Steve demonstrated an uncanny gift with wildlife from a very young age. He would go on field trips with his family right through the 1970s, helping to relocate problem crocodiles, study snakes in Queensland’s deserts and assisted the university with bird surveys as he was incredibly skilled at climbing trees.

By the 1980s, the wildlife park had expanded to four acres, had two full-time staff and was re-branded as the ‘Queensland Reptile and Fauna Park’. At this stage, Steve was enlisted by the Queensland Government to help with crocodiles, by volunteering for the East-Coast Crocodile Management Program and captured well over 100 crocodiles, which were either relocated or housed within the family’s park.



It was during this same time that the Queensland Reptile and Fauna Park became the home of a beautiful Galapagos tortoise, named Harriet. She became an iconic member of the park, much loved by staff and guests. Harriet lived out the last two decades of her life with the Irwin family before she passed away in June 2006.

In 1991, Steve took over the management of the small wildlife park and, not long after, he met
Terri Raines, from Eugene, Oregon, when she visited the park. Steve’s passion for reptiles was matched by Terri’s love for predatory mammals.

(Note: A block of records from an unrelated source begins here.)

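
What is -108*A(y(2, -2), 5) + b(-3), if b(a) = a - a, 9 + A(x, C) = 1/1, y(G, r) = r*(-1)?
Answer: 864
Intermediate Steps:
y(G, r) = -r
A(x, C) = -8 (A(x, C) = -9 + 1/1 = -9 + 1 = -8)
b(a) = 0
-108*A(y(2, -2), 5) + b(-3) = -108*(-8) + 0 = 864 + 0 = 864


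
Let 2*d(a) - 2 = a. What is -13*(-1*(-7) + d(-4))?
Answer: -78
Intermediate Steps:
d(a) = 1 + a/2
-13*(-1*(-7) + d(-4)) = -13*(-1*(-7) + (1 + (½)*(-4))) = -13*(7 + (1 - 2)) = -13*(7 - 1) = -13*6 = -78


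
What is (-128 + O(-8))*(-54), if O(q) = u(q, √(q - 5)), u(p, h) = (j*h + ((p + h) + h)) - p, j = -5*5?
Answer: 6912 + 1242*I*√13 ≈ 6912.0 + 4478.1*I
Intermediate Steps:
j = -25
u(p, h) = -23*h (u(p, h) = (-25*h + ((p + h) + h)) - p = (-25*h + ((h + p) + h)) - p = (-25*h + (p + 2*h)) - p = (p - 23*h) - p = -23*h)
O(q) = -23*√(-5 + q) (O(q) = -23*√(q - 5) = -23*√(-5 + q))
(-128 + O(-8))*(-54) = (-128 - 23*√(-5 - 8))*(-54) = (-128 - 23*I*√13)*(-54) = 6912 + 1242*I*√13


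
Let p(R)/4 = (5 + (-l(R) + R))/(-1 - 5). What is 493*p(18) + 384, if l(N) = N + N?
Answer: 13970/3 ≈ 4656.7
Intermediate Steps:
l(N) = 2*N
p(R) = -10/3 + 2*R/3 (p(R) = 4*((5 + (-2*R + R))/(-1 - 5)) = 4*((5 + (-2*R + R))/(-6)) = 4*(-(5 - R)/6) = 4*(-⅚ + R/6) = -10/3 + 2*R/3)
493*p(18) + 384 = 493*(-10/3 + (⅔)*18) + 384 = 493*(-10/3 + 12) + 384 = 493*(26/3) + 384 = 12818/3 + 384 = 13970/3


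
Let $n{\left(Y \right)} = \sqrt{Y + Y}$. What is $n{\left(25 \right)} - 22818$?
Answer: $-22818 + 5 \sqrt{2} \approx -22811.0$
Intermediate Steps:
$n{\left(Y \right)} = \sqrt{2} \sqrt{Y}$ ($n{\left(Y \right)} = \sqrt{2 Y} = \sqrt{2} \sqrt{Y}$)
$n{\left(25 \right)} - 22818 = \sqrt{2} \sqrt{25} - 22818 = \sqrt{2} \cdot 5 - 22818 = 5 \sqrt{2} - 22818 = -22818 + 5 \sqrt{2}$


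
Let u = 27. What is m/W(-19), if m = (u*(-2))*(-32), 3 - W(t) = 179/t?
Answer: 8208/59 ≈ 139.12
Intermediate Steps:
W(t) = 3 - 179/t
m = 1728 (m = (27*(-2))*(-32) = -54*(-32) = 1728)
m/W(-19) = 1728/(3 - 179/(-19)) = 1728/(3 - 179*(-1/19)) = 1728/(3 + 179/19) = 1728/(236/19) = 1728*(19/236) = 8208/59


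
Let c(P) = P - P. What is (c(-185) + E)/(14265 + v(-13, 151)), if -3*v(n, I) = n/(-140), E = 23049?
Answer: 9680580/5991287 ≈ 1.6158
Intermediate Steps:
c(P) = 0
v(n, I) = n/420 (v(n, I) = -n/(3*(-140)) = -n*(-1)/(3*140) = -(-1)*n/420 = n/420)
(c(-185) + E)/(14265 + v(-13, 151)) = (0 + 23049)/(14265 + (1/420)*(-13)) = 23049/(14265 - 13/420) = 23049/(5991287/420) = 23049*(420/5991287) = 9680580/5991287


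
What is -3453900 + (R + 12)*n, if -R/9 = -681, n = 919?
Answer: 2189679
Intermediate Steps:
R = 6129 (R = -9*(-681) = 6129)
-3453900 + (R + 12)*n = -3453900 + (6129 + 12)*919 = -3453900 + 6141*919 = -3453900 + 5643579 = 2189679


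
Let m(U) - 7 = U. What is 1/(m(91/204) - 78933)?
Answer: -204/16100813 ≈ -1.2670e-5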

The two were very much kindred spirits.

Their lives changed dramatically when, on the 4th June 1992, Steve and Terri married, beginning a life of adventure.



Instead of a honeymoon, the couple took the chance to embark on a crocodile rescue mission, filming this experience. This became the first episode of The Crocodile Hunter documentary series.

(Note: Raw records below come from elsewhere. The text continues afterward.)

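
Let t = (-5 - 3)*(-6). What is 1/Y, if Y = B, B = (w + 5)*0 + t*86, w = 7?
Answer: 1/4128 ≈ 0.00024225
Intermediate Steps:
t = 48 (t = -8*(-6) = 48)
B = 4128 (B = (7 + 5)*0 + 48*86 = 12*0 + 4128 = 0 + 4128 = 4128)
Y = 4128
1/Y = 1/4128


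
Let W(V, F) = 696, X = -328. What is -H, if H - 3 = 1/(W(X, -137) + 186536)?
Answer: -561697/187232 ≈ -3.0000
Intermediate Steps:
H = 561697/187232 (H = 3 + 1/(696 + 186536) = 3 + 1/187232 = 561697/187232 ≈ 3.0000)
-H = -1*561697/187232 = -561697/187232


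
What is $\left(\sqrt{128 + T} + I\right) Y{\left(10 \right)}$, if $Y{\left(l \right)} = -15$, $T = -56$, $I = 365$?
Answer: $-5475 - 90 \sqrt{2} \approx -5602.3$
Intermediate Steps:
$\left(\sqrt{128 + T} + I\right) Y{\left(10 \right)} = \left(\sqrt{128 - 56} + 365\right) \left(-15\right) = \left(\sqrt{72} + 365\right) \left(-15\right) = \left(6 \sqrt{2} + 365\right) \left(-15\right) = \left(365 + 6 \sqrt{2}\right) \left(-15\right) = -5475 - 90 \sqrt{2}$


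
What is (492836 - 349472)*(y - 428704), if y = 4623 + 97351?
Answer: -46841319720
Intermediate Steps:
y = 101974
(492836 - 349472)*(y - 428704) = (492836 - 349472)*(101974 - 428704) = 143364*(-326730) = -46841319720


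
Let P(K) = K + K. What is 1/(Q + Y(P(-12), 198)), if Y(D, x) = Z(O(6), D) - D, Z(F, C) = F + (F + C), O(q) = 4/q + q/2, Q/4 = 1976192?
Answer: 3/23714326 ≈ 1.2651e-7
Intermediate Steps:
Q = 7904768 (Q = 4*1976192 = 7904768)
O(q) = q/2 + 4/q (O(q) = 4/q + q*(1/2) = 4/q + q/2 = q/2 + 4/q)
P(K) = 2*K
Z(F, C) = C + 2*F (Z(F, C) = F + (C + F) = C + 2*F)
Y(D, x) = 22/3 (Y(D, x) = (D + 2*((1/2)*6 + 4/6)) - D = (D + 2*(3 + 4*(1/6))) - D = (D + 2*(3 + 2/3)) - D = (D + 2*(11/3)) - D = (D + 22/3) - D = (22/3 + D) - D = 22/3)
1/(Q + Y(P(-12), 198)) = 1/(7904768 + 22/3) = 1/(23714326/3) = 3/23714326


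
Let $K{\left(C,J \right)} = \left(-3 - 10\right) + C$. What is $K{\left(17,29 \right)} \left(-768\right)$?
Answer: $-3072$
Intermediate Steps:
$K{\left(C,J \right)} = -13 + C$
$K{\left(17,29 \right)} \left(-768\right) = \left(-13 + 17\right) \left(-768\right) = 4 \left(-768\right) = -3072$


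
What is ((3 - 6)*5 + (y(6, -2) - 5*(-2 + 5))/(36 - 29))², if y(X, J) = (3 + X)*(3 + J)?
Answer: 12321/49 ≈ 251.45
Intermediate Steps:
y(X, J) = (3 + J)*(3 + X)
((3 - 6)*5 + (y(6, -2) - 5*(-2 + 5))/(36 - 29))² = ((3 - 6)*5 + ((9 + 3*(-2) + 3*6 - 2*6) - 5*(-2 + 5))/(36 - 29))² = (-3*5 + ((9 - 6 + 18 - 12) - 5*3)/7)² = (-15 + (9 - 15)*(⅐))² = (-15 - 6*⅐)² = (-15 - 6/7)² = (-111/7)² = 12321/49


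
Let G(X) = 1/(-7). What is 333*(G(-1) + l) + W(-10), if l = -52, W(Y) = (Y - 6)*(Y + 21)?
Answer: -122777/7 ≈ -17540.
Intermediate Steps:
W(Y) = (-6 + Y)*(21 + Y)
G(X) = -⅐
333*(G(-1) + l) + W(-10) = 333*(-⅐ - 52) + (-126 + (-10)² + 15*(-10)) = 333*(-365/7) + (-126 + 100 - 150) = -121545/7 - 176 = -122777/7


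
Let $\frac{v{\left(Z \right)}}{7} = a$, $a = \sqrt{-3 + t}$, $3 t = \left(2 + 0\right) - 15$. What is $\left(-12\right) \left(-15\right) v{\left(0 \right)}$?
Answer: $420 i \sqrt{66} \approx 3412.1 i$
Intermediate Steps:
$t = - \frac{13}{3}$ ($t = \frac{\left(2 + 0\right) - 15}{3} = \frac{2 - 15}{3} = \frac{1}{3} \left(-13\right) = - \frac{13}{3} \approx -4.3333$)
$a = \frac{i \sqrt{66}}{3}$ ($a = \sqrt{-3 - \frac{13}{3}} = \sqrt{- \frac{22}{3}} = \frac{i \sqrt{66}}{3} \approx 2.708 i$)
$v{\left(Z \right)} = \frac{7 i \sqrt{66}}{3}$ ($v{\left(Z \right)} = 7 \frac{i \sqrt{66}}{3} = \frac{7 i \sqrt{66}}{3}$)
$\left(-12\right) \left(-15\right) v{\left(0 \right)} = \left(-12\right) \left(-15\right) \frac{7 i \sqrt{66}}{3} = 180 \frac{7 i \sqrt{66}}{3} = 420 i \sqrt{66}$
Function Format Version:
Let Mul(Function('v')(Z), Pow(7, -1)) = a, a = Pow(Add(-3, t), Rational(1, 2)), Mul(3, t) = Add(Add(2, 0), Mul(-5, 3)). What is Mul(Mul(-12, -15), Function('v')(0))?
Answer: Mul(420, I, Pow(66, Rational(1, 2))) ≈ Mul(3412.1, I)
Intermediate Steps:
t = Rational(-13, 3) (t = Mul(Rational(1, 3), Add(Add(2, 0), Mul(-5, 3))) = Mul(Rational(1, 3), Add(2, -15)) = Mul(Rational(1, 3), -13) = Rational(-13, 3) ≈ -4.3333)
a = Mul(Rational(1, 3), I, Pow(66, Rational(1, 2))) (a = Pow(Add(-3, Rational(-13, 3)), Rational(1, 2)) = Pow(Rational(-22, 3), Rational(1, 2)) = Mul(Rational(1, 3), I, Pow(66, Rational(1, 2))) ≈ Mul(2.7080, I))
Function('v')(Z) = Mul(Rational(7, 3), I, Pow(66, Rational(1, 2))) (Function('v')(Z) = Mul(7, Mul(Rational(1, 3), I, Pow(66, Rational(1, 2)))) = Mul(Rational(7, 3), I, Pow(66, Rational(1, 2))))
Mul(Mul(-12, -15), Function('v')(0)) = Mul(Mul(-12, -15), Mul(Rational(7, 3), I, Pow(66, Rational(1, 2)))) = Mul(180, Mul(Rational(7, 3), I, Pow(66, Rational(1, 2)))) = Mul(420, I, Pow(66, Rational(1, 2)))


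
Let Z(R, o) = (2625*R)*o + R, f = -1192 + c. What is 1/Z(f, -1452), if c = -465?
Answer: 1/6315653843 ≈ 1.5834e-10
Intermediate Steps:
f = -1657 (f = -1192 - 465 = -1657)
Z(R, o) = R + 2625*R*o (Z(R, o) = 2625*R*o + R = R + 2625*R*o)
1/Z(f, -1452) = 1/(-1657*(1 + 2625*(-1452))) = 1/(-1657*(1 - 3811500)) = 1/(-1657*(-3811499)) = 1/6315653843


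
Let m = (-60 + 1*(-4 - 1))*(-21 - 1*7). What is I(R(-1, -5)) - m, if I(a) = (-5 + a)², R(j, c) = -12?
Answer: -1531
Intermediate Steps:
m = 1820 (m = (-60 + 1*(-5))*(-21 - 7) = (-60 - 5)*(-28) = -65*(-28) = 1820)
I(R(-1, -5)) - m = (-5 - 12)² - 1*1820 = (-17)² - 1820 = 289 - 1820 = -1531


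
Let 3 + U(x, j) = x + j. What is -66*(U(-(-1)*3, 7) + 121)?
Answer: -8448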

As the popularity of The Crocodile Hunter grew, Steve and Terri changed the name of their now growing wildlife park to ‘Australia Zoo’. Their mission was to make this zoo the very best in Australia, if not the world! Extensive efforts were made to create habitats, so that all zoo animals could be exhibited in natural environments.

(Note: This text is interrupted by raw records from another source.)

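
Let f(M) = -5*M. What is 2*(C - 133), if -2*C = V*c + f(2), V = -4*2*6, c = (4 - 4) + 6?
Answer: 32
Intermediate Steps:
c = 6 (c = 0 + 6 = 6)
V = -48 (V = -8*6 = -48)
C = 149 (C = -(-48*6 - 5*2)/2 = -(-288 - 10)/2 = -½*(-298) = 149)
2*(C - 133) = 2*(149 - 133) = 2*16 = 32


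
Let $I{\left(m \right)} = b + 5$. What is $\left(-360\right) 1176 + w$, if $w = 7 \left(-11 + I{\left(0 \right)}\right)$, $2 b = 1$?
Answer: $- \frac{846797}{2} \approx -4.234 \cdot 10^{5}$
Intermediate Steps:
$b = \frac{1}{2}$ ($b = \frac{1}{2} \cdot 1 = \frac{1}{2} \approx 0.5$)
$I{\left(m \right)} = \frac{11}{2}$ ($I{\left(m \right)} = \frac{1}{2} + 5 = \frac{11}{2}$)
$w = - \frac{77}{2}$ ($w = 7 \left(-11 + \frac{11}{2}\right) = 7 \left(- \frac{11}{2}\right) = - \frac{77}{2} \approx -38.5$)
$\left(-360\right) 1176 + w = \left(-360\right) 1176 - \frac{77}{2} = -423360 - \frac{77}{2} = - \frac{846797}{2}$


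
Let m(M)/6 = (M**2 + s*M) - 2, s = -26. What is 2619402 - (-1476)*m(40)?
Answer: 7561050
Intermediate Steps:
m(M) = -12 - 156*M + 6*M**2 (m(M) = 6*((M**2 - 26*M) - 2) = 6*(-2 + M**2 - 26*M) = -12 - 156*M + 6*M**2)
2619402 - (-1476)*m(40) = 2619402 - (-1476)*(-12 - 156*40 + 6*40**2) = 2619402 - (-1476)*(-12 - 6240 + 6*1600) = 2619402 - (-1476)*(-12 - 6240 + 9600) = 2619402 - (-1476)*3348 = 2619402 - 1*(-4941648) = 2619402 + 4941648 = 7561050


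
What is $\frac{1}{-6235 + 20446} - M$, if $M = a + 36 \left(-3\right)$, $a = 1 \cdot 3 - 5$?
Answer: $\frac{1563211}{14211} \approx 110.0$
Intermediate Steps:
$a = -2$ ($a = 3 - 5 = -2$)
$M = -110$ ($M = -2 + 36 \left(-3\right) = -2 - 108 = -110$)
$\frac{1}{-6235 + 20446} - M = \frac{1}{-6235 + 20446} - -110 = \frac{1}{14211} + 110 = \frac{1563211}{14211}$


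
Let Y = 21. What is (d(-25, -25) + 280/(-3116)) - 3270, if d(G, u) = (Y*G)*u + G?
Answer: 7657500/779 ≈ 9829.9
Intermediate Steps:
d(G, u) = G + 21*G*u (d(G, u) = (21*G)*u + G = 21*G*u + G = G + 21*G*u)
(d(-25, -25) + 280/(-3116)) - 3270 = (-25*(1 + 21*(-25)) + 280/(-3116)) - 3270 = (-25*(1 - 525) + 280*(-1/3116)) - 3270 = (-25*(-524) - 70/779) - 3270 = (13100 - 70/779) - 3270 = 10204830/779 - 3270 = 7657500/779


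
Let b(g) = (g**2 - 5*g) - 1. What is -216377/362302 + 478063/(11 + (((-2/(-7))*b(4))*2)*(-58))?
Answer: 1212154608833/448167574 ≈ 2704.7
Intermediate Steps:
b(g) = -1 + g**2 - 5*g
-216377/362302 + 478063/(11 + (((-2/(-7))*b(4))*2)*(-58)) = -216377/362302 + 478063/(11 + (((-2/(-7))*(-1 + 4**2 - 5*4))*2)*(-58)) = -216377*1/362302 + 478063/(11 + (((-2*(-1/7))*(-1 + 16 - 20))*2)*(-58)) = -216377/362302 + 478063/(11 + (((2/7)*(-5))*2)*(-58)) = -216377/362302 + 478063/(11 - 10/7*2*(-58)) = -216377/362302 + 478063/(11 - 20/7*(-58)) = -216377/362302 + 478063/(11 + 1160/7) = -216377/362302 + 478063/(1237/7) = -216377/362302 + 478063*(7/1237) = -216377/362302 + 3346441/1237 = 1212154608833/448167574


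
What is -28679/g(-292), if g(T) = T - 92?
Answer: 28679/384 ≈ 74.685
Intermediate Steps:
g(T) = -92 + T
-28679/g(-292) = -28679/(-92 - 292) = -28679/(-384) = -28679*(-1/384) = 28679/384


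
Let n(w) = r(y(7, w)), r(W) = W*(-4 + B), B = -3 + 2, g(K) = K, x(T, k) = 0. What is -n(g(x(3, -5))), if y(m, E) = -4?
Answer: -20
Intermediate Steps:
B = -1
r(W) = -5*W (r(W) = W*(-4 - 1) = W*(-5) = -5*W)
n(w) = 20 (n(w) = -5*(-4) = 20)
-n(g(x(3, -5))) = -1*20 = -20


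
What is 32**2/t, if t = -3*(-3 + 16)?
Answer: -1024/39 ≈ -26.256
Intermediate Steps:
t = -39 (t = -3*13 = -39)
32**2/t = 32**2/(-39) = 1024*(-1/39) = -1024/39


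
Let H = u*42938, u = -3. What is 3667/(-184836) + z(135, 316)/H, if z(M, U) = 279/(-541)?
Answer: -42582616369/2146820049444 ≈ -0.019835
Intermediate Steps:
z(M, U) = -279/541 (z(M, U) = 279*(-1/541) = -279/541)
H = -128814 (H = -3*42938 = -128814)
3667/(-184836) + z(135, 316)/H = 3667/(-184836) - 279/541/(-128814) = 3667*(-1/184836) - 279/541*(-1/128814) = -3667/184836 + 93/23229458 = -42582616369/2146820049444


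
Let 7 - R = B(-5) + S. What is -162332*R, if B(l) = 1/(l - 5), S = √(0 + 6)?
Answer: -5762786/5 + 162332*√6 ≈ -7.5493e+5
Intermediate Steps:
S = √6 ≈ 2.4495
B(l) = 1/(-5 + l)
R = 71/10 - √6 (R = 7 - (1/(-5 - 5) + √6) = 7 - (1/(-10) + √6) = 7 - (-⅒ + √6) = 7 + (⅒ - √6) = 71/10 - √6 ≈ 4.6505)
-162332*R = -162332*(71/10 - √6) = -5762786/5 + 162332*√6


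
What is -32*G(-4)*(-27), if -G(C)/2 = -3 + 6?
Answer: -5184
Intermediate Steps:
G(C) = -6 (G(C) = -2*(-3 + 6) = -2*3 = -6)
-32*G(-4)*(-27) = -32*(-6)*(-27) = 192*(-27) = -5184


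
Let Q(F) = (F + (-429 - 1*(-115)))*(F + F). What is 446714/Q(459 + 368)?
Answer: 223357/424251 ≈ 0.52647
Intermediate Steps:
Q(F) = 2*F*(-314 + F) (Q(F) = (F + (-429 + 115))*(2*F) = (F - 314)*(2*F) = (-314 + F)*(2*F) = 2*F*(-314 + F))
446714/Q(459 + 368) = 446714/((2*(459 + 368)*(-314 + (459 + 368)))) = 446714/((2*827*(-314 + 827))) = 446714/((2*827*513)) = 446714/848502 = 446714*(1/848502) = 223357/424251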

Australia Zoo expanded, as did the Irwin family. Steve and Terri were blessed with the births of two beautiful children; Bindi, in 1998 and Robert, in 2003. Both Bindi and Robert soon developed a deep love of wildlife, just like their parents.



As filming generated extra funds, Steve and Terri had agreed to put all money raised from filming and merchandise back into conservation. From its humble beginnings as an avocado packing shed, they established the Australia Zoo Wildlife Hospital. In 2004, Steve dedicated the Australia Zoo Wildlife Hospital to his mum, after her tragic passing in 2000. This world-class facility continues to rescue, rehabilitate and release over 7000 native Australian animals every year.

Steve and Terri would go on to film over 300 episodes of The Crocodile Hunter, Croc Diaries, Croc Files, New Breed Vets, Ghosts of War and Bindi: The Jungle Girl. These programs have been enjoyed by over 500 million viewers world-wide.

On 4 September 2006, we heartbreakingly lost Steve in an accident while he was snorkelling on the Great Barrier Reef. The world mourned with us.

Terri, Bindi and Robert’s efforts today honour the greatest Wildlife Warrior who ever lived. They are ensuring that Steve’s legacy lives on. Australia Zoo now encompasses over 700 acres and employs over 500 staff, continuing Steve’s mission of “Conservation Through Exciting Education”.